In 2000, Verisign acquired Network Solutions for $21billion,[10] which operated the .com, .net and .org TLDs under agreements with the Internet Corporation for Assigned Names and Numbers (ICANN) and the United States Department of Commerce. Those core registry functions formed the basis for Verisign's naming division, which by then had become the company's largest and most significant business unit.[11] In 2002, Verisign was charged with violation of the Securities Exchange Act.[12] Verisign divested the Network Solutions retail (domain name registrar) business in 2003 for $100million, retaining the domain name registry (wholesale) function as its core Internet addressing business.[13]
For the year ended December 31, 2010, Verisign reported revenue of $681 million, up 10% from $616 million in 2009.[14] Verisign operates two businesses, Naming Services, which encompasses the operation of top-level domains and critical Internet infrastructure, and Network Intelligence and Availability (NIA) Services, which encompasses DDoS mitigation, managed DNS and threat intelligence.
On August 9, 2010, Symantec completed its approximately $1.28 billion acquisition of Verisign's authentication business, including the Secure Sockets Layer (SSL) Certificate Services, the Public Key Infrastructure (PKI) Services, the Verisign Trust Services, the Verisign Identity Protection (VIP) Authentication Service, and the majority stake in Verisign Japan.
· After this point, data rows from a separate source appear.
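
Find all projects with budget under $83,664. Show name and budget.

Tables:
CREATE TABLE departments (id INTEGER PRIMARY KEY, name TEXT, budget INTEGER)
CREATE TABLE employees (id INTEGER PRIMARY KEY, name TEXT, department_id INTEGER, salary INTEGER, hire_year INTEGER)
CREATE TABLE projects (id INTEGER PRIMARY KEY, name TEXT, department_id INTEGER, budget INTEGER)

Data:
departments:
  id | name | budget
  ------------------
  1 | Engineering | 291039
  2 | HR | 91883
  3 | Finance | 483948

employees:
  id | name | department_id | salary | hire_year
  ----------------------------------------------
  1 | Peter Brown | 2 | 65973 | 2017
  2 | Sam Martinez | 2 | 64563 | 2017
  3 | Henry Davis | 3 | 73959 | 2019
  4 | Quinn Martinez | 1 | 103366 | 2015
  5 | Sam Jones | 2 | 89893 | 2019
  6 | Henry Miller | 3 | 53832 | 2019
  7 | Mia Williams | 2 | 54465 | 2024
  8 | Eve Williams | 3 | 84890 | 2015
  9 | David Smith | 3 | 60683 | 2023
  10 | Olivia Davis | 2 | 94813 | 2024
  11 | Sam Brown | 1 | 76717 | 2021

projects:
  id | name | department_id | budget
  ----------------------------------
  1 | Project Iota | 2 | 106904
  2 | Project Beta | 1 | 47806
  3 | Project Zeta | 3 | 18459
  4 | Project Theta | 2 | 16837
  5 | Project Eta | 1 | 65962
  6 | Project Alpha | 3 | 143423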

The deal capped a multi-year effort by Verisign to narrow its focus to its core infrastructure and security business units.[15] Following ongoing controversies regarding Symantec's handling of certificate validation, which culminated in Google untrusting Symantec-issued certificates in its Chrome web browser, Symantec sold this unit to DigiCert in 2017 for $950 Million.[16]
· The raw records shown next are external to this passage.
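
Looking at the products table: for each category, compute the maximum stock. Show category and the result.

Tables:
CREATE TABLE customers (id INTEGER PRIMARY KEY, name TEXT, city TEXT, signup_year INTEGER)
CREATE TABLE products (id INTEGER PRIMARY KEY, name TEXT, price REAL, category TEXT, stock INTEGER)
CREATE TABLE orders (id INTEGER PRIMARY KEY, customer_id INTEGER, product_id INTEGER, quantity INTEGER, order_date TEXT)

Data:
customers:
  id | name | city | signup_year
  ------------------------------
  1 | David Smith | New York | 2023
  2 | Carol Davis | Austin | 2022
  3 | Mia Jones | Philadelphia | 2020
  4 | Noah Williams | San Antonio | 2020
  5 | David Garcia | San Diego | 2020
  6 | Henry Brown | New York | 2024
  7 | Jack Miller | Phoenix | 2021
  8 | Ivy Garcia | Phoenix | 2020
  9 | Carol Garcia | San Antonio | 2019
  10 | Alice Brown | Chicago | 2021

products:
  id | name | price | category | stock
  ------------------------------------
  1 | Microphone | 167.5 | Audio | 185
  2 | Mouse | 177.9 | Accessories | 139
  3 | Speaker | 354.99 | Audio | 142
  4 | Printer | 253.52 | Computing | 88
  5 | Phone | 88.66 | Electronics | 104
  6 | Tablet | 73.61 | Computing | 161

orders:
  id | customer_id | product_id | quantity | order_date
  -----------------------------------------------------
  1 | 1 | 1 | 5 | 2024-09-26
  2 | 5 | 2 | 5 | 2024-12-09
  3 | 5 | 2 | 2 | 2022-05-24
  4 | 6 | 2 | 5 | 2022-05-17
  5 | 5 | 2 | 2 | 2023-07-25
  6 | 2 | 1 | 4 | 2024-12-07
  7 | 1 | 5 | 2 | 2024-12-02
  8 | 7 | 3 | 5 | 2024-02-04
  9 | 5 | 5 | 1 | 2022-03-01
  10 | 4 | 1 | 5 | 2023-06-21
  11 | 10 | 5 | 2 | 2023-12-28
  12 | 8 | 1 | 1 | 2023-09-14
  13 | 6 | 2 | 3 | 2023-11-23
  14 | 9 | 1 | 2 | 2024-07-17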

On 14 December 2021, the Ministry of Justice, Communication and Foreign Affairs of the Tuvalu Government announced on Facebook that they have selected GoDaddy Registry as the new registry service provider for the domain after Verisign did not participate in the renewal process.[17]
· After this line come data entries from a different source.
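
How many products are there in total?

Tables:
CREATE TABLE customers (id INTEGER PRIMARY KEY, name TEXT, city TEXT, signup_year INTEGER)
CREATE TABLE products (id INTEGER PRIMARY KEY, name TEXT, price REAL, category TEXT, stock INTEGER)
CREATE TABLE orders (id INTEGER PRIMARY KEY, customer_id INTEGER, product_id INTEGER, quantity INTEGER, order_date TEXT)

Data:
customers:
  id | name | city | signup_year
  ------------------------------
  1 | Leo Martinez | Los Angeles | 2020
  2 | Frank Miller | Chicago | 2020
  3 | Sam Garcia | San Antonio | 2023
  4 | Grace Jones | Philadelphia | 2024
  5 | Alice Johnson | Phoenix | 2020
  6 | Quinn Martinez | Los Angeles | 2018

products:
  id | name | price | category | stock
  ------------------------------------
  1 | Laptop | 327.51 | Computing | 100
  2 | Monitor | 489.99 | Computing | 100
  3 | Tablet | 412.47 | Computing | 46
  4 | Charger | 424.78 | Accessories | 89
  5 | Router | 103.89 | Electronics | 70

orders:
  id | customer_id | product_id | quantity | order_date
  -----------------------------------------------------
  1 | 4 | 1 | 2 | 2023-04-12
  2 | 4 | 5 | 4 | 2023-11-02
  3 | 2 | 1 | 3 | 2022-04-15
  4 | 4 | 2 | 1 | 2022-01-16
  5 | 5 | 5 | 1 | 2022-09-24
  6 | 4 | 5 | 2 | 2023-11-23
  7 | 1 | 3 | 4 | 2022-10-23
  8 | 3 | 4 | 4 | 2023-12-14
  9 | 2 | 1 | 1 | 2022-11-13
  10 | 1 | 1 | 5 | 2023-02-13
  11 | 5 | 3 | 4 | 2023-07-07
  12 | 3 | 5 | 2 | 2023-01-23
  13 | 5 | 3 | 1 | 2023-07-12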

In 2011, Verisign was selected by the General Services Administration (GSA) to operate the registry services for the .gov top-level domain.[18] They continued to operate .gov service until 2023, when Cybersecurity and Infrastructure Security Agency (CISA) chose Cloudflare to replace Verisign as the .gov operator.[19]
Verisign's share price tumbled in early 2014, hastened by the U.S. government's announcement that it would "relinquish oversight of the Internet's domain-naming system to a non-government entity".[20] Ultimately ICANN chose to continue VeriSign's role as the root zone maintainer and the two entered into a new contract in 2016.